Alle feindseligen Gefühle sind Ablehnungsgefühle, dies gilt auch für die scheinbar harmloseren Verwandten des Hasses wie Ärger, Ekel, Empörung, Neid, Verachtung, Wut und Zorn. Christoph Demmerling weiß: „Der Hass ist nicht deshalb ein so brisantes Gefühl, weil er eine Form der Ablehnung darstellt, sondern weil er – anders als aversive Gefühle wie Ekel, Wut oder Zorn – auf die Schädigung des Gehassten zielt.“ Darauf sind die Kräfte des Hassenden in konzentrierter Form gerichtet. Die mit dem Hass verbundenen destruktiven Energien und Impulse der Mobilisation scheinen ungleich größer als im Fall anderer negativer Gefühle. Hass ist mit Feindschaft und in der Regel mit offener Gewalt oder zumindest mit Gewaltphantasien verbunden. Univ.-Prof. Dr. Christoph Demmerling lehrt Philosophie mit dem Schwerpunkt Theoretische Philosophie an der Friedrich-Schiller-Universität in Jena.

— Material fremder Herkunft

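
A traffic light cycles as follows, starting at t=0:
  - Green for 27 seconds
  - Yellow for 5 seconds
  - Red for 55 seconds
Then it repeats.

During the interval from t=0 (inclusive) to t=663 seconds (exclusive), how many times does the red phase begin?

Cycle = 27+5+55 = 87s
red phase starts at t = k*87 + 32 for k=0,1,2,...
Need k*87+32 < 663 → k < 7.253
k ∈ {0, ..., 7} → 8 starts

Answer: 8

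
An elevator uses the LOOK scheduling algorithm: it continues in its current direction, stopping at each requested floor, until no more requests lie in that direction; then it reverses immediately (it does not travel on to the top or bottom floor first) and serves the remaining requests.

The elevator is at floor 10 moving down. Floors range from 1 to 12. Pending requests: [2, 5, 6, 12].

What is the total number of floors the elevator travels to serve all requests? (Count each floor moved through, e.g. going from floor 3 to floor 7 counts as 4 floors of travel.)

Answer: 18

Derivation:
Start at floor 10 moving down, LOOK stop order: [6, 5, 2, 12]
  10 → 6: |6-10| = 4, total = 4
  6 → 5: |5-6| = 1, total = 5
  5 → 2: |2-5| = 3, total = 8
  2 → 12: |12-2| = 10, total = 18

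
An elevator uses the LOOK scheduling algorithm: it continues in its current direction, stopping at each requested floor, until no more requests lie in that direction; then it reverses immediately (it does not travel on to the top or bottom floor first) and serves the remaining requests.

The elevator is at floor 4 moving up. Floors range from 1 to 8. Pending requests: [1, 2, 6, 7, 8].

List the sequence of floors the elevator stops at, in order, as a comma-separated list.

Current: 4, moving UP
Serve above first (ascending): [6, 7, 8]
Then reverse, serve below (descending): [2, 1]

Answer: 6, 7, 8, 2, 1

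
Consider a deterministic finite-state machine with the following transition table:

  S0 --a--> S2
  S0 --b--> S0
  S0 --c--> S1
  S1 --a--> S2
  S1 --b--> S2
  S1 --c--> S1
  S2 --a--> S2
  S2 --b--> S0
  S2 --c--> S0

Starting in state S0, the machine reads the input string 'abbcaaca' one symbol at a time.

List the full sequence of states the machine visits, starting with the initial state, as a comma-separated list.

Answer: S0, S2, S0, S0, S1, S2, S2, S0, S2

Derivation:
Start: S0
  read 'a': S0 --a--> S2
  read 'b': S2 --b--> S0
  read 'b': S0 --b--> S0
  read 'c': S0 --c--> S1
  read 'a': S1 --a--> S2
  read 'a': S2 --a--> S2
  read 'c': S2 --c--> S0
  read 'a': S0 --a--> S2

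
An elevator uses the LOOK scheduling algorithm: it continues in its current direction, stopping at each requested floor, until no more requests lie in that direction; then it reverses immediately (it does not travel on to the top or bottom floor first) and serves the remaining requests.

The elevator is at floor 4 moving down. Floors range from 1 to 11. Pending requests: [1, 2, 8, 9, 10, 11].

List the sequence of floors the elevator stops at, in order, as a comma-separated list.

Current: 4, moving DOWN
Serve below first (descending): [2, 1]
Then reverse, serve above (ascending): [8, 9, 10, 11]

Answer: 2, 1, 8, 9, 10, 11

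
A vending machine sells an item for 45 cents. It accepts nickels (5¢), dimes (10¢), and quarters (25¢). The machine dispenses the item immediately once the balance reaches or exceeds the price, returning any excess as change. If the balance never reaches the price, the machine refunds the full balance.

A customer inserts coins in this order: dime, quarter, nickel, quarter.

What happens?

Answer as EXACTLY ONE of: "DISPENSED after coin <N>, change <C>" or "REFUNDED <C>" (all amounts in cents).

Answer: DISPENSED after coin 4, change 20

Derivation:
Price: 45¢
Coin 1 (dime, 10¢): balance = 10¢
Coin 2 (quarter, 25¢): balance = 35¢
Coin 3 (nickel, 5¢): balance = 40¢
Coin 4 (quarter, 25¢): balance = 65¢
  → balance >= price → DISPENSE, change = 65 - 45 = 20¢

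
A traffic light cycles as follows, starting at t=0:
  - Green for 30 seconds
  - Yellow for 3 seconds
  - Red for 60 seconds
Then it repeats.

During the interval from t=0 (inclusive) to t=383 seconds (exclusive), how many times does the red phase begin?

Answer: 4

Derivation:
Cycle = 30+3+60 = 93s
red phase starts at t = k*93 + 33 for k=0,1,2,...
Need k*93+33 < 383 → k < 3.763
k ∈ {0, ..., 3} → 4 starts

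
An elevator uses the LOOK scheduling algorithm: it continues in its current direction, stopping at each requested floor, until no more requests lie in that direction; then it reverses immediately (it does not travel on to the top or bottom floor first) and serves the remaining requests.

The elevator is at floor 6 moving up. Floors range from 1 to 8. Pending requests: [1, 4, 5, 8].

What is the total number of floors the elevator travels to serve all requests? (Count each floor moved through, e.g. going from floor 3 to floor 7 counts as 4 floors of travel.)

Answer: 9

Derivation:
Start at floor 6 moving up, LOOK stop order: [8, 5, 4, 1]
  6 → 8: |8-6| = 2, total = 2
  8 → 5: |5-8| = 3, total = 5
  5 → 4: |4-5| = 1, total = 6
  4 → 1: |1-4| = 3, total = 9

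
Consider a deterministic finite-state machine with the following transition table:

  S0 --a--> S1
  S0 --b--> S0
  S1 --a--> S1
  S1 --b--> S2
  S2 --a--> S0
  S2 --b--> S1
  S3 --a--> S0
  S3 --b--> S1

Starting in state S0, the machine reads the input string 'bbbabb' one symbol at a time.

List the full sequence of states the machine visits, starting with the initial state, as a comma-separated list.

Answer: S0, S0, S0, S0, S1, S2, S1

Derivation:
Start: S0
  read 'b': S0 --b--> S0
  read 'b': S0 --b--> S0
  read 'b': S0 --b--> S0
  read 'a': S0 --a--> S1
  read 'b': S1 --b--> S2
  read 'b': S2 --b--> S1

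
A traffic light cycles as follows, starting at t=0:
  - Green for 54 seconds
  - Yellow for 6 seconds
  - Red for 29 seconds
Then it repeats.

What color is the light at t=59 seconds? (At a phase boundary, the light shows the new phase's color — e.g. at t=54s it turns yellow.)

Cycle length = 54 + 6 + 29 = 89s
t = 59, phase_t = 59 mod 89 = 59
54 <= 59 < 60 (yellow end) → YELLOW

Answer: yellow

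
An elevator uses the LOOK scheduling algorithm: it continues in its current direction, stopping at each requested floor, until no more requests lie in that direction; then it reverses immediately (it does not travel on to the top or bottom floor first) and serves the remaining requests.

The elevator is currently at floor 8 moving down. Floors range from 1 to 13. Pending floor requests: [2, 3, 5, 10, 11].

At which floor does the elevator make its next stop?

Answer: 5

Derivation:
Current floor: 8, direction: down
Requests above: [10, 11]
Requests below: [2, 3, 5]
Moving down and requests lie below → nearest below is max([2, 3, 5]) = 5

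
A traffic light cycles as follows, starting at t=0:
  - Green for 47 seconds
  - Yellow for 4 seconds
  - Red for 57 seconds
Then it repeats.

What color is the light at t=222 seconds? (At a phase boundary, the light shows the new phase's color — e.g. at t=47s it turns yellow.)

Answer: green

Derivation:
Cycle length = 47 + 4 + 57 = 108s
t = 222, phase_t = 222 mod 108 = 6
6 < 47 (green end) → GREEN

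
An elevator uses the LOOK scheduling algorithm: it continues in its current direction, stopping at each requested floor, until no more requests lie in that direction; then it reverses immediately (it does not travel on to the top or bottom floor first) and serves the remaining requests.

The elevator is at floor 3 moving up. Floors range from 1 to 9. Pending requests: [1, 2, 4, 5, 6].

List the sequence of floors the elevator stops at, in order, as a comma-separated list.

Current: 3, moving UP
Serve above first (ascending): [4, 5, 6]
Then reverse, serve below (descending): [2, 1]

Answer: 4, 5, 6, 2, 1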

Der Hass besitzt Tiefe und Zentralität

Im extremen Fall geht es um die Vernichtung des Gehassten. Christoph Demmerling betont: „Letztlich ist Vernichtung als folgerichtige Konsequenz des Hasses anzusehen. Wer ernsthaft hasst, kann nichts anderes wollen als das Verschwinden oder den Tod des Gehassten. Wäre der Hass eine magische Kraft, würden die Hassenden das Gehasste einfach aus der Welt schaffen.“ Scheidungskriege, Morde, politisch oder religiös motivierte Attentate bezeugen dies ebenso wie Genozide und andere Gräueltaten, die ihre Spuren in der Weltgeschichte hinterlassen haben und nach wie vor die Gegenwart in vielen Teilen der Welt prägen.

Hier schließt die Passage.